How Changing Healthcare Delivery Will Affect Land Use

by Leslie Braunstein

May 22, 2013


• The Affordable Care Act (ACA) will add 30 million newly insured Americans to the healthcare system 
• Driven in part by the ACA and new technology, healthcare delivery is moving away from acute care facilities and into decentralized, community-based centers. 
• At the same time, hospitals are consolidating to achieve economies of scale. 
• Healthcare property investors need to stay on top of trends to remain profitable. 

+ More on Health: Developers Incorporate Wellness Into Plans
As the Affordable Care Act is implemented, both the healthcare industry and the real estate owners and developers who provide space for the delivery of healthcare services remain uncertain about the future. 

Some facts are known, stated panelists at the ULI Spring Meeting in San Diego. One is that the ACA will cover 30 million Americans who previously had no health insurance, allowing them to seek medical care in a variety of venues, rather than relying almost exclusively on emergency rooms. 

In addition to the demand created by this newly insured cohort, the aging American population also will increase demand for medical services. Individuals over 65 not only visit doctors more frequently than younger people, but their frequency of visits has increased from 6.1 to 6.9 times per year since 1998, said Jonathan L. Winer of Seavest Healthcare Properties, based in White Plains, N.Y. 

Despite efforts to reduce healthcare costs, healthcare spending is now about 17 percent of the American gross domestic product (GDP), heading for 20 percent, noted Michael D. Piette of KIRCO Health Partners, based in Troy, Mich. Spending on Social Security, Medicare, and Medicaid, less than five percent of the GDP in 1970, is projected to reach 25 percent by 2070. But this does not necessarily correlate to an explosion of demand for healthcare space, he cautioned. 

Panelists agreed that healthcare delivery seems to be moving in two different directions: acute care is being consolidated into ever-larger hospitals that can share resources and achieve economies of scale, while outpatient care is being distributed throughout communities. With improved medical technologies, an increasing number of treatments, tests, and procedures can be conducted on an outpatient basis; as a result, the average hospital stay has decreased from 7.2 days in 1988 to 5.5 days now. And while the total number of hospital beds has decreased, the percentage of physicians employed by hospital groups has increased to 50 percent and is growing. 

Although increasingly employed by hospitals, physicians and other practitioners are bringing medical care into a distributed network of satellite-type facilities scattered throughout communities, noted Eric W. Fischer of Trammell Crow Company. These include everything from medical office buildings to walk-in clinics located within retail stores such as CVS, Walgreens, or Wal-Mart. The next level, he said, is the “outpatient pavilion” where specialists and sub-specialists can share technology and resources. Finally, there is the acute care hospital. 

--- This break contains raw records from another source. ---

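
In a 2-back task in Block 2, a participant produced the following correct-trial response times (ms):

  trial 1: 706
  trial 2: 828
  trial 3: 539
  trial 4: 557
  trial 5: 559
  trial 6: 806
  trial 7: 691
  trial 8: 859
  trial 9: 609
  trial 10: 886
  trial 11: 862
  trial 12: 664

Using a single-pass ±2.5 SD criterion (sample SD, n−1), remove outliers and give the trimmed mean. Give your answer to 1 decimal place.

n = 12, ΣRT = 8566, M = 713.833
Σ(x−M)² = 187389.67; s = √(187389.67/11) = 130.520
Cutoffs: 713.833 ± 2.5·130.520 → [387.5, 1040.1]
No RTs fall outside the cutoffs; all 12 retained. Mean = 8566/12 = 713.833

713.8 ms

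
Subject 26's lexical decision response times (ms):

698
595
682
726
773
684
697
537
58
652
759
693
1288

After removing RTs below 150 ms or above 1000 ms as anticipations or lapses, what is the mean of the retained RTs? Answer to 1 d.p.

Excluded: 58, 1288
Retained (n=11): Σ = 7496
Mean = 7496/11 = 681.4545

681.5 ms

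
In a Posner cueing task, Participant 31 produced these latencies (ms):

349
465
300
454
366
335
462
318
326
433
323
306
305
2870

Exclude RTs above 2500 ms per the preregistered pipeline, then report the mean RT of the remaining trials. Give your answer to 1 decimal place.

364.8 ms

Excluded: 2870
Retained (n=13): Σ = 4742
Mean = 4742/13 = 364.7692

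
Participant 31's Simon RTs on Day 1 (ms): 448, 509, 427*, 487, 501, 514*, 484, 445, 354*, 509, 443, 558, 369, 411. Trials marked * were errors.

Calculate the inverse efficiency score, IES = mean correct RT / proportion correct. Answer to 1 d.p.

Correct trials (n=11): 448, 509, 487, 501, 484, 445, 509, 443, 558, 369, 411
Mean correct RT = 5164/11 = 469.4545 ms
Proportion correct = 11/14
IES = 469.4545 / (11/14) = 597.488 ms

597.5 ms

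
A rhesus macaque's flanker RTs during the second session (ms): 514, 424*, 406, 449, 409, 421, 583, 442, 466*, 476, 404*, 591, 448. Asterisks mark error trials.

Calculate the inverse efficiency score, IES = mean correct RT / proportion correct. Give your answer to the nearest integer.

616 ms

Correct trials (n=10): 514, 406, 449, 409, 421, 583, 442, 476, 591, 448
Mean correct RT = 4739/10 = 473.9000 ms
Proportion correct = 10/13
IES = 473.9000 / (10/13) = 616.070 ms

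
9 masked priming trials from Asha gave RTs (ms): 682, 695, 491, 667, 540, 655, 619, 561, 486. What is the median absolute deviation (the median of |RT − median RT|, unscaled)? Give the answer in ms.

63 ms

Sorted: 486, 491, 540, 561, 619, 655, 667, 682, 695 → median = 619
|x − 619|: 63, 76, 128, 48, 79, 36, 0, 58, 133
Sorted deviations: 0, 36, 48, 58, 63, 76, 79, 128, 133 → MAD = 63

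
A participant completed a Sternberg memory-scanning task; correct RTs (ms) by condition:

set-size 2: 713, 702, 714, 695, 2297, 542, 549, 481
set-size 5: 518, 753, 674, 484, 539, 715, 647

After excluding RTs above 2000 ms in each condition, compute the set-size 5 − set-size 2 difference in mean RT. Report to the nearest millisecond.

-9 ms

set-size 2: exclude 2297
M(set-size 2) = 4396/7 = 628.000
M(set-size 5) = 4330/7 = 618.571
Difference = 618.571 − 628.000 = -9.429 ms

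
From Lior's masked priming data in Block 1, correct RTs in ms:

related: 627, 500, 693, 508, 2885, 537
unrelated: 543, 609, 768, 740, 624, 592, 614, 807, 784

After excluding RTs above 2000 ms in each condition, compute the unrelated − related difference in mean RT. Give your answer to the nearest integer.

related: exclude 2885
M(related) = 2865/5 = 573.000
M(unrelated) = 6081/9 = 675.667
Difference = 675.667 − 573.000 = 102.667 ms

103 ms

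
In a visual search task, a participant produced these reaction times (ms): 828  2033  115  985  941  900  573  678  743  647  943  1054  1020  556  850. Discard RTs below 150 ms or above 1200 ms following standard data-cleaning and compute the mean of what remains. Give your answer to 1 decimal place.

Excluded: 115, 2033
Retained (n=13): Σ = 10718
Mean = 10718/13 = 824.4615

824.5 ms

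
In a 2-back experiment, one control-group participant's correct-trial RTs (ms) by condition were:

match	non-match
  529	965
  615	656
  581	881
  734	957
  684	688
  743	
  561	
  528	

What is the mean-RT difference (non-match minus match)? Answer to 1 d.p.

207.5 ms

M(match) = 4975/8 = 621.875
M(non-match) = 4147/5 = 829.400
Difference = 829.400 − 621.875 = 207.525 ms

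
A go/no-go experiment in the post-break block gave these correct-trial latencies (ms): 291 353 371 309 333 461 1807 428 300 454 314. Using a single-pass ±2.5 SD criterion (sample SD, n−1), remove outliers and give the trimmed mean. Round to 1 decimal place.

361.4 ms

n = 11, ΣRT = 5421, M = 492.818
Σ(x−M)² = 1937399.64; s = √(1937399.64/10) = 440.159
Cutoffs: 492.818 ± 2.5·440.159 → [-607.6, 1593.2]
Outside: 1807 → excluded.
Retained (n=10): Σ = 3614, mean = 3614/10 = 361.400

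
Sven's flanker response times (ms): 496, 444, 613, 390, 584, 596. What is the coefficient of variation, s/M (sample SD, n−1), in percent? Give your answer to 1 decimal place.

17.6%

n = 6, Σ = 3123, M = 520.5000
Σ(x−M)² = 41771.500; s = √(41771.500/5) = 91.4019
CV = 91.4019 / 520.5000 = 0.17560 = 17.560%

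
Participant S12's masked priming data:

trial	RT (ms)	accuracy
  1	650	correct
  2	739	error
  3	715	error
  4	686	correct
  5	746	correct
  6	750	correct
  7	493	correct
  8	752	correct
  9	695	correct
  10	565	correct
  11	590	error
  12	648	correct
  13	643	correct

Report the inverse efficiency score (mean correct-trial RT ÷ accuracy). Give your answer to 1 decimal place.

Correct trials (n=10): 650, 686, 746, 750, 493, 752, 695, 565, 648, 643
Mean correct RT = 6628/10 = 662.8000 ms
Proportion correct = 10/13
IES = 662.8000 / (10/13) = 861.640 ms

861.6 ms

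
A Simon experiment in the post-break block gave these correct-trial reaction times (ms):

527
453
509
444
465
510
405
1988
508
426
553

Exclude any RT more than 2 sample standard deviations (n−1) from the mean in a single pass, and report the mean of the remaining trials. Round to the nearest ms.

480 ms

n = 11, ΣRT = 6788, M = 617.091
Σ(x−M)² = 2088184.91; s = √(2088184.91/10) = 456.967
Cutoffs: 617.091 ± 2·456.967 → [-296.8, 1531.0]
Outside: 1988 → excluded.
Retained (n=10): Σ = 4800, mean = 4800/10 = 480.000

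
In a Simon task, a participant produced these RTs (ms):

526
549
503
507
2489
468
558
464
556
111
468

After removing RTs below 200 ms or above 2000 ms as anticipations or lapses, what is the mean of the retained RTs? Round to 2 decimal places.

511.00 ms

Excluded: 111, 2489
Retained (n=9): Σ = 4599
Mean = 4599/9 = 511.0000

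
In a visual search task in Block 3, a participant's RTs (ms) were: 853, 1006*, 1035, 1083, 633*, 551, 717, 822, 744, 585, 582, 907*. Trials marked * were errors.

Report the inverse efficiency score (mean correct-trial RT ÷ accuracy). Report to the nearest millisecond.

Correct trials (n=9): 853, 1035, 1083, 551, 717, 822, 744, 585, 582
Mean correct RT = 6972/9 = 774.6667 ms
Proportion correct = 9/12
IES = 774.6667 / (9/12) = 1032.889 ms

1033 ms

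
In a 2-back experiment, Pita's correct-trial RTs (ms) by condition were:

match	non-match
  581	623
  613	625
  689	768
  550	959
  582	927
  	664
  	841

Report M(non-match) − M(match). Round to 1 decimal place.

M(match) = 3015/5 = 603.000
M(non-match) = 5407/7 = 772.429
Difference = 772.429 − 603.000 = 169.429 ms

169.4 ms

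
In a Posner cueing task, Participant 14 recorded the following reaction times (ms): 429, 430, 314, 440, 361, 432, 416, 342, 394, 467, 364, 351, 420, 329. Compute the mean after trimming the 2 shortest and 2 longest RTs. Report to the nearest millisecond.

Sorted: 314, 329, 342, 351, 361, 364, 394, 416, 420, 429, 430, 432, 440, 467
Drop lowest 2 (314, 329) and highest 2 (440, 467)
Remaining (n=10): Σ = 3939, mean = 3939/10 = 393.900

394 ms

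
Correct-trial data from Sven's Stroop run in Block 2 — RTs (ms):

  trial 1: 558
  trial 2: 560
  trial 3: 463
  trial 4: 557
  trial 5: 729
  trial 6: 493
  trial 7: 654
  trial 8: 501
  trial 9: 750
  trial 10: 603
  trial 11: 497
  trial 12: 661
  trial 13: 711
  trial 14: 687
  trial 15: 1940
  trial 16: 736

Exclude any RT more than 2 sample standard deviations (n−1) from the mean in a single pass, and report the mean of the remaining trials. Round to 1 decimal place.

n = 16, ΣRT = 11100, M = 693.750
Σ(x−M)² = 1794989.00; s = √(1794989.00/15) = 345.928
Cutoffs: 693.750 ± 2·345.928 → [1.9, 1385.6]
Outside: 1940 → excluded.
Retained (n=15): Σ = 9160, mean = 9160/15 = 610.667

610.7 ms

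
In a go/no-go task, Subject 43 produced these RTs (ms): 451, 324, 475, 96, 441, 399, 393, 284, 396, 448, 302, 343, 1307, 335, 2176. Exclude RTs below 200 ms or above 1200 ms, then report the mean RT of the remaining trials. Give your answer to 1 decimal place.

Excluded: 96, 1307, 2176
Retained (n=12): Σ = 4591
Mean = 4591/12 = 382.5833

382.6 ms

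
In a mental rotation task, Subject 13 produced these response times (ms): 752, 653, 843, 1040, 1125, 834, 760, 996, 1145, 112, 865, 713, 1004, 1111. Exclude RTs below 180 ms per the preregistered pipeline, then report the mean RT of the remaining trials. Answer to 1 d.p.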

“We are long-term owners of this type of real estate,” said Vincent Cozzi of Lillibridge Healthcare Services, Inc. a subsidiary of Chicago-based healthcare REIT Ventas, Inc. “The fundamentals of medical office buildings are strong, with almost no new net delivery of medical office space. The Affordable Care Act will increase the need for both services and space.” 

In the past, Cozzi went on, medical office buildings (MOBs) were difficult to underwrite; now, however, as hospitals acquire physician practices, MOBs are perceived as safer investments, and cap rates are being compressed accordingly. Cap rates are now about 6.0 to 6.5 for core medical office space, he explained; however, as more developers seek profitable opportunities in this field, cap rates are likely to increase. 

The ULI panelists acknowledged that the healthcare property arena is still wrought with risk. One risk is that a hospitals leasing MOB space for their outpatient physicians might not survive consolidation. Other risks include changing trends in healthcare delivery that are difficult to predict. Single-focus treatment centers, for example – such as heart centers and cancer hospitals – may become obsolete. 

Healthcare provides realize the need to promote wellness instead of just treating diseases, especially since the ACA will slash reimbursements for re-admissions. However, they are taking a wide variety of approaches. Some hospitals are developing full-service onsite fitness centers with classes, nutrition counseling, and other wellness services, while Kaiser Permanente encourages patients to use gyms of their own choice. While the future of healthcare delivery is still unclear, one thing is certain: it will not be the same as yesteryear’s, or even the system we have today.